Since then, the journey to a microservices architecture (MSA) that started with the Smart Data Connectors in Zoomdata 2.3 has expanded to include all Zoomdata componentry. However, for all the flexibility that MSA brought to the application, we still had work to do modernizing HA and scaling capabilities. We've dedicated ourselves to that work, and are making great progress.
Our Elegant Approach to High Availability
To think about HA and load balancing in a modern MSA for your own SaaS application is one thing. To build out a reliable and scalable application platform that customers take and derive their own SaaS and PaaS offerings with is something else entirely.
To that end, we decided that rather than build out what may be a whole host of different configuration options and componentry, why not make things simple for ourselves and our customers? Component microservices are deployed across clustered hardware so each microservice should be HA capable to ensure availability during hardware failures or component interruptions. No intermediary load balancers, no side-car technology. The only thing you will need to deploy a highly available Zoomdata is Zoomdata. Simple.
Zoomdata's Rapid Release version 4.4 finds us roughly halfway through our HA journey with full capabilities expected in the next Long Term Supported release.
Development has focused on meeting this need through the following requirements in Zoomdata's microservices. Each service must:
- Be deployable as a distributed pool of microservices (2:n).
- Offer meaningful health checks.
- Be fault-tolerant.
- Automatically failover.
- Be stateless (or attempt to gracefully shutdown where state is used).
The key to all this has been implementation of client-side load-balancing for each of the microservices. Client microservices can now interact with a pool of microservices up the application stack as if the pool were a single service.
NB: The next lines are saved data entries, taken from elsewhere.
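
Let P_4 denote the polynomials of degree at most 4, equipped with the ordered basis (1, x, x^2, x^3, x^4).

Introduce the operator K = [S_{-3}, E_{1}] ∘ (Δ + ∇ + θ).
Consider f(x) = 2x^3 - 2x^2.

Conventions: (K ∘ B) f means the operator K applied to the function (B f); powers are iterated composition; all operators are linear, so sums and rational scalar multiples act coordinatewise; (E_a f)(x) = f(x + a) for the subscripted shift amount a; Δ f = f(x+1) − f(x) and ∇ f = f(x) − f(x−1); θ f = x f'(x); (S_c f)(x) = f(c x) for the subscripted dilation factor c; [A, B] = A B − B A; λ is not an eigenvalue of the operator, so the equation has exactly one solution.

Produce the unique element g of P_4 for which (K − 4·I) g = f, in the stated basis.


the result is g(x) = -(1/2)x^3 - 40x^2 + 471x + 933/2

write g with unknown coordinates in the stated basis and equate coefficients in (K − 4·I) g = f
solving from the highest basis element down gives g = -(1/2)x^3 - 40x^2 + 471x + 933/2
check: K g = -162x^2 + 1884x + 1866
so K g − 4·g = 2x^3 - 2x^2 = f ✓


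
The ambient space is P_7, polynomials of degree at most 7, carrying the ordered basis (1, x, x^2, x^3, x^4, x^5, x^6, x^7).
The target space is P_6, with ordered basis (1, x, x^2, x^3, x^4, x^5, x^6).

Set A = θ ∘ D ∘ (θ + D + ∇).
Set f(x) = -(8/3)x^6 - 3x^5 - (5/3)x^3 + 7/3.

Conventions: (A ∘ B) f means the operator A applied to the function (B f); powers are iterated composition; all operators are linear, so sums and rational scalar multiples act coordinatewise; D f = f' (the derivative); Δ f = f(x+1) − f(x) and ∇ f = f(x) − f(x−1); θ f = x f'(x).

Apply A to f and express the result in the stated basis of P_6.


θ f = -16x^6 - 15x^5 - 5x^3
D f = -16x^5 - 15x^4 - 5x^2
∇ f = -16x^5 + 25x^4 - (70/3)x^3 + 5x^2 + 4x - 2
(θ + D + ∇) f = -16x^6 - 47x^5 + 10x^4 - (85/3)x^3 + 4x - 2
D (θ + D + ∇) f = -96x^5 - 235x^4 + 40x^3 - 85x^2 + 4
θ D (θ + D + ∇) f = -480x^5 - 940x^4 + 120x^3 - 170x^2

the image equals g(x) = -480x^5 - 940x^4 + 120x^3 - 170x^2


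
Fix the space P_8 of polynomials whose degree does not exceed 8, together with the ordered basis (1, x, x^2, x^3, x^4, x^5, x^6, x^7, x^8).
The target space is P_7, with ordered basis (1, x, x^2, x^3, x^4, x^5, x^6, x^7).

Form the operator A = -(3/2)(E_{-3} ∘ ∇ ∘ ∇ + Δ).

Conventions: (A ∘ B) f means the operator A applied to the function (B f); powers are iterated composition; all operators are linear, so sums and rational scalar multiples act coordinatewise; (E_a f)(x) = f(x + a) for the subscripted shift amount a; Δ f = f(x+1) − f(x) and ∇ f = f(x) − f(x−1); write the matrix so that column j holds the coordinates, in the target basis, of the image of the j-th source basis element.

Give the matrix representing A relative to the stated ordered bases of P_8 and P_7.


image of 1: 0
image of x: -3/2
image of x^2: -3x - 9/2
image of x^3: -(9/2)x^2 - (27/2)x + 69/2
image of x^4: -6x^3 - 27x^2 + 138x - 585/2
image of x^5: -(15/2)x^4 - 45x^3 + 345x^2 - (2925/2)x + 3957/2
image of x^6: -9x^5 - (135/2)x^4 + 690x^3 - (8775/2)x^2 + 11871x - 24489/2
image of x^7: -(21/2)x^6 - (189/2)x^5 + (2415/2)x^4 - (20475/2)x^3 + (83097/2)x^2 - (171423/2)x + 142629/2
image of x^8: -12x^7 - 126x^6 + 1932x^5 - 20475x^4 + 110796x^3 - 342846x^2 + 570516x - 798345/2
each image's coordinates form column j of the matrix

the matrix is [[0, -3/2, -9/2, 69/2, -585/2, 3957/2, -24489/2, 142629/2, -798345/2]; [0, 0, -3, -27/2, 138, -2925/2, 11871, -171423/2, 570516]; [0, 0, 0, -9/2, -27, 345, -8775/2, 83097/2, -342846]; [0, 0, 0, 0, -6, -45, 690, -20475/2, 110796]; [0, 0, 0, 0, 0, -15/2, -135/2, 2415/2, -20475]; [0, 0, 0, 0, 0, 0, -9, -189/2, 1932]; [0, 0, 0, 0, 0, 0, 0, -21/2, -126]; [0, 0, 0, 0, 0, 0, 0, 0, -12]] (rows listed top to bottom)


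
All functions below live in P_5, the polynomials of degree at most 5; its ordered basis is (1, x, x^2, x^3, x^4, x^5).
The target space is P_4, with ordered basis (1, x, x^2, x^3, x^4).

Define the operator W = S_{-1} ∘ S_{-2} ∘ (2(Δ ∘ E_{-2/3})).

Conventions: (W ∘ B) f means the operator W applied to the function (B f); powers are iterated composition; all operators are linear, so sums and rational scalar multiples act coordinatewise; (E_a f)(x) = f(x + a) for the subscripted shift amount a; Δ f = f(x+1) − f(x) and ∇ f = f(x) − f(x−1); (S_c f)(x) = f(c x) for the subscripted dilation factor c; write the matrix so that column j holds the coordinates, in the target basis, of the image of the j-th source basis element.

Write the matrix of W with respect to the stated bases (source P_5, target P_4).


image of 1: 0
image of x: 2
image of x^2: 8x - 2/3
image of x^3: 24x^2 - 4x + 2/3
image of x^4: 64x^3 - 16x^2 + (16/3)x - 10/27
image of x^5: 160x^4 - (160/3)x^3 + (80/3)x^2 - (100/27)x + 22/81
each image's coordinates form column j of the matrix

the matrix is [[0, 2, -2/3, 2/3, -10/27, 22/81]; [0, 0, 8, -4, 16/3, -100/27]; [0, 0, 0, 24, -16, 80/3]; [0, 0, 0, 0, 64, -160/3]; [0, 0, 0, 0, 0, 160]] (rows listed top to bottom)


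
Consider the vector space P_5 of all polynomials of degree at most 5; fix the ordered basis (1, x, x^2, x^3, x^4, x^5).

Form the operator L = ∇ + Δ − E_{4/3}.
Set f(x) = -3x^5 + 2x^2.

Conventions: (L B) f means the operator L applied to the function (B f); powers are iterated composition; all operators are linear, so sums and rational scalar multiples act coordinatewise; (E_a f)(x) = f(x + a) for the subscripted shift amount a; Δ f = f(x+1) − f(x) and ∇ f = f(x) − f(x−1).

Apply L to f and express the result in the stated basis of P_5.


the image equals g(x) = 3x^5 - 10x^4 + (160/3)x^3 + (82/9)x^2 + (1352/27)x + 250/81

∇ f = -15x^4 + 30x^3 - 30x^2 + 19x - 5
Δ f = -15x^4 - 30x^3 - 30x^2 - 11x - 1
E_{4/3} f = -3x^5 - 20x^4 - (160/3)x^3 - (622/9)x^2 - (1136/27)x - 736/81
(-E_{4/3}) f = 3x^5 + 20x^4 + (160/3)x^3 + (622/9)x^2 + (1136/27)x + 736/81
(∇ + Δ − E_{4/3}) f = 3x^5 - 10x^4 + (160/3)x^3 + (82/9)x^2 + (1352/27)x + 250/81


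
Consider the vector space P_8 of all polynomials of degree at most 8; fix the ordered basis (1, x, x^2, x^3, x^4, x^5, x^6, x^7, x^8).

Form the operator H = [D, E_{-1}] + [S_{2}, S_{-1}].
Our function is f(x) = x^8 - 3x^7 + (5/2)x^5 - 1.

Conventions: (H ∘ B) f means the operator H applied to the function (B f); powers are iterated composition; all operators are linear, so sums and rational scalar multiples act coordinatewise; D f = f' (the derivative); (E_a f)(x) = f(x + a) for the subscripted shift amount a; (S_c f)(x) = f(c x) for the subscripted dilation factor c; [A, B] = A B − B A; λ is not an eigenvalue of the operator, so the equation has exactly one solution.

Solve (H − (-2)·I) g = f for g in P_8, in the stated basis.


g(x) = (1/2)x^8 - (3/2)x^7 + (5/4)x^5 - 1/2

write g with unknown coordinates in the stated basis and equate coefficients in (H − (-2)·I) g = f
solving from the highest basis element down gives g = (1/2)x^8 - (3/2)x^7 + (5/4)x^5 - 1/2
check: H g = 0
so H g − (-2)·g = x^8 - 3x^7 + (5/2)x^5 - 1 = f ✓


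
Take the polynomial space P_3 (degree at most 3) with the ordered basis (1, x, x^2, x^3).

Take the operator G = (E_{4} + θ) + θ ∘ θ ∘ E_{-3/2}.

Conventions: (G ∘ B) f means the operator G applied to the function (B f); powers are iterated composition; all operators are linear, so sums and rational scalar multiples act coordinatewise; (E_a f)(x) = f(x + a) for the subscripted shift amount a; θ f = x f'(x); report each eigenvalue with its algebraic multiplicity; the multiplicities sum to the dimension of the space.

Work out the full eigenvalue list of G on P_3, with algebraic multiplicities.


image of 1: 1
image of x: 3x + 4
image of x^2: 7x^2 + 5x + 16
image of x^3: 13x^3 - 6x^2 + (219/4)x + 64
the matrix is upper triangular; its diagonal is (1, 3, 7, 13)
for a triangular matrix the eigenvalues are the diagonal entries, with algebraic multiplicity their repetition count

λ = 1 (multiplicity 1), λ = 3 (multiplicity 1), λ = 7 (multiplicity 1), λ = 13 (multiplicity 1)


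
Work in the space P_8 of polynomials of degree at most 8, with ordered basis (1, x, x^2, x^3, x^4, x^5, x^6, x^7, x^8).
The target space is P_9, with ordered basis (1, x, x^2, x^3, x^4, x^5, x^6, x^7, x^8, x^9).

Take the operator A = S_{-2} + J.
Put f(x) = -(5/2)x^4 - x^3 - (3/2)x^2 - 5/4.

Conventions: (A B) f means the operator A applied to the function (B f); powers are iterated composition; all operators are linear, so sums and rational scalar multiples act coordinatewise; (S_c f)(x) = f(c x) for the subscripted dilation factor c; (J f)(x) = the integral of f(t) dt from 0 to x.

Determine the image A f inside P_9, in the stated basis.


g(x) = -(1/2)x^5 - (161/4)x^4 + (15/2)x^3 - 6x^2 - (5/4)x - 5/4

S_{-2} f = -40x^4 + 8x^3 - 6x^2 - 5/4
J f = -(1/2)x^5 - (1/4)x^4 - (1/2)x^3 - (5/4)x
(S_{-2} + J) f = -(1/2)x^5 - (161/4)x^4 + (15/2)x^3 - 6x^2 - (5/4)x - 5/4


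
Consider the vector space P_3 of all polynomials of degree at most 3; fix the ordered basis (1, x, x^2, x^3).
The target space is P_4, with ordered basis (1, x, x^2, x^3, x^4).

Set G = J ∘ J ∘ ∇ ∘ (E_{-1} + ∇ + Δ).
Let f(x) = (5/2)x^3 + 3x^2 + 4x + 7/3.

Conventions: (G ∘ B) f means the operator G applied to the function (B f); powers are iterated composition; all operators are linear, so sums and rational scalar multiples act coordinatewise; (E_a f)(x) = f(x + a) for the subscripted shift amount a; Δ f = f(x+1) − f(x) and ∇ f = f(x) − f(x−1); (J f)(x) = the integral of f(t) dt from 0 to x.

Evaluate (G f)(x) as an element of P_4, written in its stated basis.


the image equals g(x) = (5/8)x^4 + (9/4)x^3 + (19/4)x^2

E_{-1} f = (5/2)x^3 - (9/2)x^2 + (11/2)x - 7/6
∇ f = (15/2)x^2 - (3/2)x + 7/2
Δ f = (15/2)x^2 + (27/2)x + 19/2
(E_{-1} + ∇ + Δ) f = (5/2)x^3 + (21/2)x^2 + (35/2)x + 71/6
∇ (E_{-1} + ∇ + Δ) f = (15/2)x^2 + (27/2)x + 19/2
J ∇ (E_{-1} + ∇ + Δ) f = (5/2)x^3 + (27/4)x^2 + (19/2)x
J J ∇ (E_{-1} + ∇ + Δ) f = (5/8)x^4 + (9/4)x^3 + (19/4)x^2


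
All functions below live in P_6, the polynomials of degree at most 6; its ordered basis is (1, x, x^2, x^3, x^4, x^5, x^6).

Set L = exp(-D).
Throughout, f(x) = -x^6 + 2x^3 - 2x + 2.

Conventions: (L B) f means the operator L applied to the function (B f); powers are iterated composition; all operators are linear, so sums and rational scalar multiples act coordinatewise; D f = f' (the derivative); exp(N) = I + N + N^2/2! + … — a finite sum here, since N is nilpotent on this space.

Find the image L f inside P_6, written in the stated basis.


order-1 term: 6x^5 - 6x^2 + 2
order-2 term: -15x^4 + 6x
order-3 term: 20x^3 - 2
order-4 term: -15x^2
order-5 term: 6x
order-6 term: -1
the series for exp(-D) f terminates at order 6
exp(-D) f = -x^6 + 6x^5 - 15x^4 + 22x^3 - 21x^2 + 10x + 1

the result is g(x) = -x^6 + 6x^5 - 15x^4 + 22x^3 - 21x^2 + 10x + 1


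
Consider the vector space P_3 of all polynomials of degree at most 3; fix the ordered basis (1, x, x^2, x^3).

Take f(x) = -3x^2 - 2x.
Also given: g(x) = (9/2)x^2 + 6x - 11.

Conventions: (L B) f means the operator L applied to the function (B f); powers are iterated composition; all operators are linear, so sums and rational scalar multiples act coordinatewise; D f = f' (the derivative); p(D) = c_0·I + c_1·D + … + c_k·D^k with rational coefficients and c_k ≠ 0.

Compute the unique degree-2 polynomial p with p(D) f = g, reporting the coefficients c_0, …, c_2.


c_0 = -3/2, c_1 = -1/2, c_2 = 2

D^0 f = -3x^2 - 2x
D^1 f = -6x - 2
D^2 f = -6
matching coefficients of g against c_0 f + c_1 Df + … from the top degree down determines the c_i
solution: c_0 = -3/2, c_1 = -1/2, c_2 = 2


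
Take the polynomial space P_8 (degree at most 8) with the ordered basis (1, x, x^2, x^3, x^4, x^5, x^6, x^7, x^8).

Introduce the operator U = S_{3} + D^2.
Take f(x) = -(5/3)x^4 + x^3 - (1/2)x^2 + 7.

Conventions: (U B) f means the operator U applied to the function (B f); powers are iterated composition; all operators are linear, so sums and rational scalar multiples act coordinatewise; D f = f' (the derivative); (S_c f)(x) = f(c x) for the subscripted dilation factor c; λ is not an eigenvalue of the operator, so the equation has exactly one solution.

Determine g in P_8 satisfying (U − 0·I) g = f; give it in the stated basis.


write g with unknown coordinates in the stated basis and equate coefficients in (U − 0·I) g = f
solving from the highest basis element down gives g = -(5/243)x^4 + (1/27)x^3 - (41/1458)x^2 - (2/27)x + 5144/729
check: U g = -(5/3)x^4 + x^3 - (1/2)x^2 + 7
so U g − 0·g = -(5/3)x^4 + x^3 - (1/2)x^2 + 7 = f ✓

the image equals g(x) = -(5/243)x^4 + (1/27)x^3 - (41/1458)x^2 - (2/27)x + 5144/729


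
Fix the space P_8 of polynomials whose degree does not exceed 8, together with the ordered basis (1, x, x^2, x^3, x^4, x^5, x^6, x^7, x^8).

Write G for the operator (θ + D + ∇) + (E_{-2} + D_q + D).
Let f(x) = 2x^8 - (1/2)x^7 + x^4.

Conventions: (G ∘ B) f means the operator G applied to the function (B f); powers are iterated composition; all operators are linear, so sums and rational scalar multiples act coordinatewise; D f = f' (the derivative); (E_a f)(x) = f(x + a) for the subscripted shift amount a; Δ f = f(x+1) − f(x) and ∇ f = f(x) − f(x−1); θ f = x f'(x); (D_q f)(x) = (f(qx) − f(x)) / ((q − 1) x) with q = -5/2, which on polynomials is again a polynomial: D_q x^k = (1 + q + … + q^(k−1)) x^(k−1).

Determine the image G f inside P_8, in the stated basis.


the image equals g(x) = 18x^8 - (54999/64)x^7 + (9877/128)x^6 - (1631/2)x^5 + (4455/2)x^4 - (29931/8)x^3 + (7743/2)x^2 - (4561/2)x + 1177/2

θ f = 16x^8 - (7/2)x^7 + 4x^4
D f = 16x^7 - (7/2)x^6 + 4x^3
∇ f = 16x^7 - (119/2)x^6 + (245/2)x^5 - (315/2)x^4 + (267/2)x^3 - (145/2)x^2 + (47/2)x - 7/2
(θ + D + ∇) f = 16x^8 + (57/2)x^7 - 63x^6 + (245/2)x^5 - (307/2)x^4 + (275/2)x^3 - (145/2)x^2 + (47/2)x - 7/2
E_{-2} f = 2x^8 - (65/2)x^7 + 231x^6 - 938x^5 + 2381x^4 - 3872x^3 + 3944x^2 - 2304x + 592
D_q f = -(55767/64)x^7 - (11179/128)x^6 - (87/8)x^3
D f = 16x^7 - (7/2)x^6 + 4x^3
(E_{-2} + D_q + D) f = 2x^8 - (56823/64)x^7 + (17941/128)x^6 - 938x^5 + 2381x^4 - (31031/8)x^3 + 3944x^2 - 2304x + 592
((θ + D + ∇) + (E_{-2} + D_q + D)) f = 18x^8 - (54999/64)x^7 + (9877/128)x^6 - (1631/2)x^5 + (4455/2)x^4 - (29931/8)x^3 + (7743/2)x^2 - (4561/2)x + 1177/2


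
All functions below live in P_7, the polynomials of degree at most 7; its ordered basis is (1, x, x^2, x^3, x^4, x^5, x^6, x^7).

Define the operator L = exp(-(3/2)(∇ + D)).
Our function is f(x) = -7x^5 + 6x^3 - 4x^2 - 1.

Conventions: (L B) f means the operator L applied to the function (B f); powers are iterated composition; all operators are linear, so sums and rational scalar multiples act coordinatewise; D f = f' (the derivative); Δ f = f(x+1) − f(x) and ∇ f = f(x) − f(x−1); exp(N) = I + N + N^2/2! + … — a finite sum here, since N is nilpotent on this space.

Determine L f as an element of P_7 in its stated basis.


order-1 term: 105x^4 - 105x^3 + 51x^2 - (3/2)x - 9/2
order-2 term: -630x^3 + 945x^2 - (2817/4)x + 198
order-3 term: 1890x^2 - 2835x + 5967/4
order-4 term: -2835x + 2835
order-5 term: 1701
the series for exp(-(3/2)(∇ + D)) f terminates at order 5
exp(-(3/2)(∇ + D)) f = -7x^5 + 105x^4 - 729x^3 + 2882x^2 - (25503/4)x + 24881/4

g(x) = -7x^5 + 105x^4 - 729x^3 + 2882x^2 - (25503/4)x + 24881/4


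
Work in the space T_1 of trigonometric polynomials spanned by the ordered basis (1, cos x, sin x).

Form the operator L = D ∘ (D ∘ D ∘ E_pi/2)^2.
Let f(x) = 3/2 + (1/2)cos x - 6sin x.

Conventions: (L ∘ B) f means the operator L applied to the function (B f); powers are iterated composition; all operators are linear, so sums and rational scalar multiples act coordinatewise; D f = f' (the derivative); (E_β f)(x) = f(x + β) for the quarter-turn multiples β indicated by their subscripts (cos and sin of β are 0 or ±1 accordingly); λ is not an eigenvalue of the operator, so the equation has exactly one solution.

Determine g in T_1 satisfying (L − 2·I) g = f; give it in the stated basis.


the result is g(x) = -3/4 - (7/5)cos x + (23/10)sin x

write g with unknown coordinates in the stated basis and equate coefficients in (L − 2·I) g = f
solving from the highest basis element down gives g = -3/4 - (7/5)cos x + (23/10)sin x
check: L g = -(23/10)cos x - (7/5)sin x
so L g − 2·g = 3/2 + (1/2)cos x - 6sin x = f ✓


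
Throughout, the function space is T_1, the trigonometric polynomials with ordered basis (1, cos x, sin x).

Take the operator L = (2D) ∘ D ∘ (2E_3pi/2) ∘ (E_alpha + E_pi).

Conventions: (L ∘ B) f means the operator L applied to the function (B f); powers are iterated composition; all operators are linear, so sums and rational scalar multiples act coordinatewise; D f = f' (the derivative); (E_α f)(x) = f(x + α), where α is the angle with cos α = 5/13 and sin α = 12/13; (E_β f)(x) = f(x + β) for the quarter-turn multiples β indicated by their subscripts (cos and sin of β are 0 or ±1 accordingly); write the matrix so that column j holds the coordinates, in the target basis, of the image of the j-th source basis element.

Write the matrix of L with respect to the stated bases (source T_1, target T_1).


image of 1: 0
image of cos x: -(48/13)cos x + (32/13)sin x
image of sin x: -(32/13)cos x - (48/13)sin x
each image's coordinates form column j of the matrix

the matrix is [[0, 0, 0]; [0, -48/13, -32/13]; [0, 32/13, -48/13]] (rows listed top to bottom)


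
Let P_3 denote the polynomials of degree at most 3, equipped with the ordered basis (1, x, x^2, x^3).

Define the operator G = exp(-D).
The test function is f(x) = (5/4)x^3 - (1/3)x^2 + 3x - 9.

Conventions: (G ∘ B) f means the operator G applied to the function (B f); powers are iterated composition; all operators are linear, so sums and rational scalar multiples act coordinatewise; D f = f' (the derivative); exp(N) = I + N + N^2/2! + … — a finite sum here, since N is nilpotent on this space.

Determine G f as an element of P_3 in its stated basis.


order-1 term: -(15/4)x^2 + (2/3)x - 3
order-2 term: (15/4)x - 1/3
order-3 term: -5/4
the series for exp(-D) f terminates at order 3
exp(-D) f = (5/4)x^3 - (49/12)x^2 + (89/12)x - 163/12

the image equals g(x) = (5/4)x^3 - (49/12)x^2 + (89/12)x - 163/12


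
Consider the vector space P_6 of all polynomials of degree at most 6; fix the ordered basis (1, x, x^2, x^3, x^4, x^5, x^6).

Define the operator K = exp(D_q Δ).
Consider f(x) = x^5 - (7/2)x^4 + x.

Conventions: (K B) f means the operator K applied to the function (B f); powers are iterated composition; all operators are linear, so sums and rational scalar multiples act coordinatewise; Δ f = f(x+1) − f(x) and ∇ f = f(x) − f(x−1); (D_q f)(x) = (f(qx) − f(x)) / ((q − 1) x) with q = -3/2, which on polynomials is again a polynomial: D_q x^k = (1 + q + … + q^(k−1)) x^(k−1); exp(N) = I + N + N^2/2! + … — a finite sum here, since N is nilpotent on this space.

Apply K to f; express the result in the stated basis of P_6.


order-1 term: -(65/8)x^3 - 7x^2 + (11/2)x - 9
order-2 term: (195/32)x - 307/16
the series for exp(D_q Δ) f terminates at order 2
exp(D_q Δ) f = x^5 - (7/2)x^4 - (65/8)x^3 - 7x^2 + (403/32)x - 451/16

the result is g(x) = x^5 - (7/2)x^4 - (65/8)x^3 - 7x^2 + (403/32)x - 451/16


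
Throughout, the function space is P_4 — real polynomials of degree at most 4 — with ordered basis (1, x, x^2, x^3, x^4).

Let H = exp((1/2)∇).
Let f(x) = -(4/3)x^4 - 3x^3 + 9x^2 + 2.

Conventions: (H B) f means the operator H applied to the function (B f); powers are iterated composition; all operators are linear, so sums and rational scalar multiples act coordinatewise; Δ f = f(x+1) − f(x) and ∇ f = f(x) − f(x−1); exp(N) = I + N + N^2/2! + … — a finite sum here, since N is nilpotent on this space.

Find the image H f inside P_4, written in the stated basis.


order-1 term: -(8/3)x^3 - (1/2)x^2 + (65/6)x - 16/3
order-2 term: -2x^2 + (7/4)x + 13/6
order-3 term: -(2/3)x + 5/8
order-4 term: -1/12
the series for exp((1/2)∇) f terminates at order 4
exp((1/2)∇) f = -(4/3)x^4 - (17/3)x^3 + (13/2)x^2 + (143/12)x - 5/8

g(x) = -(4/3)x^4 - (17/3)x^3 + (13/2)x^2 + (143/12)x - 5/8


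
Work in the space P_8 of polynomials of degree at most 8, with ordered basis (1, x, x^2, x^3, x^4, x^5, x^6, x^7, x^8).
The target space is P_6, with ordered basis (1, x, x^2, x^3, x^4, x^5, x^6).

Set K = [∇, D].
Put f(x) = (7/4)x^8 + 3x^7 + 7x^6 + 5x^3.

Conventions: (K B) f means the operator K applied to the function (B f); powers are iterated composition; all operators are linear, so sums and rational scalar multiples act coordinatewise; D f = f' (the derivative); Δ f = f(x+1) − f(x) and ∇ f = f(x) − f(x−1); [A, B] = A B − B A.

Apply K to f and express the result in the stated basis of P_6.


D f = 14x^7 + 21x^6 + 42x^5 + 15x^2
∇ D f = 98x^6 - 168x^5 + 385x^4 - 490x^3 + 399x^2 - 152x + 20
∇ f = 14x^7 - 28x^6 + 77x^5 - (245/2)x^4 + 133x^3 - 76x^2 + 20x - 3/4
D ∇ f = 98x^6 - 168x^5 + 385x^4 - 490x^3 + 399x^2 - 152x + 20
[∇, D] f = 0

the result is g(x) = 0


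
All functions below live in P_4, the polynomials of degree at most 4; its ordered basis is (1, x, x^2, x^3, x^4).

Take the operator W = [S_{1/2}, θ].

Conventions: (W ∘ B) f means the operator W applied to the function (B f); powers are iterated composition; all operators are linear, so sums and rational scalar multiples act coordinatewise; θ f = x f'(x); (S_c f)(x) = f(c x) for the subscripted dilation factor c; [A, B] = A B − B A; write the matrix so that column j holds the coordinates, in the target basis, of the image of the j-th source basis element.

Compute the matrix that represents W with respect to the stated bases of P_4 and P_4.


image of 1: 0
image of x: 0
image of x^2: 0
image of x^3: 0
image of x^4: 0
each image's coordinates form column j of the matrix

the matrix is [[0, 0, 0, 0, 0]; [0, 0, 0, 0, 0]; [0, 0, 0, 0, 0]; [0, 0, 0, 0, 0]; [0, 0, 0, 0, 0]] (rows listed top to bottom)


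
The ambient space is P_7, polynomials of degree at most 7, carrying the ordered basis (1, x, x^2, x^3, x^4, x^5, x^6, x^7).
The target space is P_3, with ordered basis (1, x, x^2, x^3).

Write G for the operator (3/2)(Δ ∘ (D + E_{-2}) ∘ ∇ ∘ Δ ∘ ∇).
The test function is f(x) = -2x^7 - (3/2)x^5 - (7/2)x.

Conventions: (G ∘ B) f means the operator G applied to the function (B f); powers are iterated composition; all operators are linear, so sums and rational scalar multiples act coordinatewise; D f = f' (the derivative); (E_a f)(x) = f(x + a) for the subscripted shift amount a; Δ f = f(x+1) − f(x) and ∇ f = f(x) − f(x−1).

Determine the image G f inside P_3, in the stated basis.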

Since pool size can be scaled from 1:n and back down without interrupting the client microservice's requests, we can now achieve a more efficient means of scaling and distributing Zoomdata as an application. BOOM.
What's Next: Looking Forward to Simple Scalability
We are busy rounding out the rough edges, determining what folks should do vs. could do with the technology and that means getting to a reference architecture, determining sizing guidelines, and testing, testing, testing.